Frabetti (Professor Universitário)

Sabias palavras do Sr. Ministro Marco Aurélio, pena que nossa classe política, em todos os níveis, faz ouvidos moucos disso.

Esse é o cara!!!

Frabetti (Professor Universitário)

Sabias palavras do Sr. Ministro Marco Aurélio, pena que nossa classe política, em todos os níveis, faz ouvidos moucos disso.

Por segundo

Richard Smith (Consultor)

Eu disse STJ?! "Ato fáio" da minha parte, queria desculpar-me. Depois, muito engraçada a sua colocação acerca de quem é primo de quem, porque teria vindo antes. Me lembrou a minha esposa. Agora, quem falou nisso não fui eu, foram os esculhambativos e destruidores de reputações alheias (exceto quando as querem lavar e tornar branquinhas ante à sua conveniência, é claro!).

Quanto ao desafio:

Richard Smith (Consultor)

Ah, caro Dr. Pintar:
Como seria isto possível, se a verdadeira "legião" que elles são, não deixa de cumprir com afinco a sua tarefa partidária e escrever as suas "defesas" e ataques aqui?

Big Brother

Marcos Alves Pintar (Advogado Autônomo - Previdenciária)

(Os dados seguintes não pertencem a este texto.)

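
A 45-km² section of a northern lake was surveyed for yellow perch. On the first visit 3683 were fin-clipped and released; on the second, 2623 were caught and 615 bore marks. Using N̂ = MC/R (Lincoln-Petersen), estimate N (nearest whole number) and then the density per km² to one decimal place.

density ≈ 349.1 yellow perch per km²

N̂ = 3683·2623/615 = 9660509/615 ≈ 15708.1 → 15708
Density = N̂ / area = 15708 / 45 ≈ 349.07 → 349.1 per km²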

De fato, conforme bem demonstrado pelo colega VITAE-SPECTRUM, muito mais relevante e proveitoso analisar o TRABALHO que um Ministro desenvolve, do que ficar verificando sua origem ou quem o nomeou. Ora, todos nós advogados travamos contato todos os dias com magistrados que, na prática, não sabemos de onde veio, que os "indicou", etc., quem o apoiou até ingressar no cargo, considerando que os concursos públicos da magistratura são verdadeiras "caixas pretas" nas quais sequer os candidatos sabem exatamente suas notas, valorações ou pontuações. Na verdade, sabemos que é muito mais fácil ficar repetindo que o Ministro Marcos Aurélio é primo do Collor, que foi indicado por fulano recebendo apoio de sicrano, e outras bobagens, do que analisar suas decisões, acompanhar seu trabalho, e lançar eventuais críticas fundamentadas sobre sua atuação jurisdicional. Alguns gostam de querer fazer do Brasil um imenso "Big Brother", acreditando que a futrica e maledicência são comportamentos normais na vida em sociedade. Enganam a si próprios, e condenam a Nação ao atraso e subdesenvolvimento.